Soliloquy: Imagine this like a spoken-word diary. Your emotions are given a chance to unwind and air out as you verbalize them, clearing the way for recovery. The group will connect with your words, offer feedback and feel empowered by your courage and honesty. This method is part of why AA and NA meetings are so successful. This technique works especially well for auditory learners since hearing yourself speak fosters self-awareness and acceptance. If your mind is a cage, speaking can be the hand that unlatches it to free the birds.
Mirroring: You begin as yourself, the protagonist of your own story. Then, another in the group takes your place. To witness a projection of yourself can invite gentle, positive self-reflection and understanding. We are always our own worst enemies, so to see someone else in our shoes is a wonderful way to ease guilt and judge yourself less harshly.

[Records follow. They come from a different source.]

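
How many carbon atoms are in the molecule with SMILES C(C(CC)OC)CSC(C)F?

8

The symbol for carbon appears 8 times in the SMILES.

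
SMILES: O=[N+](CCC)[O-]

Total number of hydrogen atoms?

7

Hydrogens are implicit in SMILES; fill each atom to its normal valence:
  2 × C: 2 H each → 4
  1 × C: 3 H
  1 × N (charge +1): no H
  1 × O: no H
  1 × O (charge -1): no H
  Total hydrogens = 7.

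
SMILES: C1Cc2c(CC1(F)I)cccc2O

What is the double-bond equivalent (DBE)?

5

Molecular formula from the SMILES: C10H10FIO.
DoU = (2C + 2 + N − H − X)/2 = (2·10 + 2 + 0 − 10 − 2)/2 = 10/2 = 5.
(Structurally: 2 ring(s) + 3 π bond(s) = 5.)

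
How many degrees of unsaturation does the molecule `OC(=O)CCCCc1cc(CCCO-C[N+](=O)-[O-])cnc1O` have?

Molecular formula from the SMILES: C14H20N2O6.
DoU = (2C + 2 + N − H − X)/2 = (2·14 + 2 + 2 − 20 − 0)/2 = 12/2 = 6.
(Structurally: 1 ring(s) + 5 π bond(s) = 6.)

6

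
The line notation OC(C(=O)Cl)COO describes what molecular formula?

Heavy atoms from the SMILES: 3 C, 1 Cl, 4 O.
Implicit hydrogens by atom environment:
  2 × O: 1 H each → 2
  2 × O: no H
  1 × C: 2 H
  1 × C: 1 H
  1 × C: no H
  1 × Cl: no H
  Total hydrogens = 5.
Molecular formula: C3H5ClO4

C3H5ClO4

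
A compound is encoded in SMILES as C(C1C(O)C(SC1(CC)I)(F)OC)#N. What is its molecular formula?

C8H11FINO2S

Heavy atoms from the SMILES: 8 C, 1 F, 1 I, 1 N, 2 O, 1 S.
Implicit hydrogens by atom environment:
  3 × C: no H
  2 × C: 3 H each → 6
  2 × C: 1 H each → 2
  1 × C: 2 H
  1 × F: no H
  1 × I: no H
  1 × N: no H
  1 × O: 1 H
  1 × O: no H
  1 × S: no H
  Total hydrogens = 11.
Molecular formula: C8H11FINO2S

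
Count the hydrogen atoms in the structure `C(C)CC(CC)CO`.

16

Hydrogens are implicit in SMILES; fill each atom to its normal valence:
  4 × C: 2 H each → 8
  2 × C: 3 H each → 6
  1 × C: 1 H
  1 × O: 1 H
  Total hydrogens = 16.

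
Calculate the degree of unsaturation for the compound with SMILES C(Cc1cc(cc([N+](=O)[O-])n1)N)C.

Molecular formula from the SMILES: C8H11N3O2.
DoU = (2C + 2 + N − H − X)/2 = (2·8 + 2 + 3 − 11 − 0)/2 = 10/2 = 5.
(Structurally: 1 ring(s) + 4 π bond(s) = 5.)

5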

Doubling: Sometimes, deep trauma and chaotic emotions can stifle our ability to truly verbalize how we feel. Often, the most troubling person to understand is ourself. A second person, or your double, expresses your feelings for you. Not only is it so cathartic to feel completely understood by someone else, this will urge you to relate to yourself as you would any beloved character. When you can witness your own emotions unfold before your eyes, they seem much more manageable.
Role Reversal: One of the most powerful forms of psychotherapy is role reversal. As mentioned before, this technique involves playing the role of the significant “other” in the scenario. This could be a lover, a parent, a friend and beyond. By doing this, we can unearth more compassion and understanding of each other. This can shatter communication ruts and perhaps invite forgiveness, or at least acceptance. Even if the person is no longer in our lives, the experience may guide us to find peace with ourselves and strengthen our resolve to recover.
As you explore psychodrama therapy, you’ll stretch beyond your comfort zone and expand your mind and emotions. You’ll find yourself opening to new possibilities as wounds are healed, insight is received and changes are made. This is just one of many experiences I urge you to try as you discover what fits best with your own personal recovery.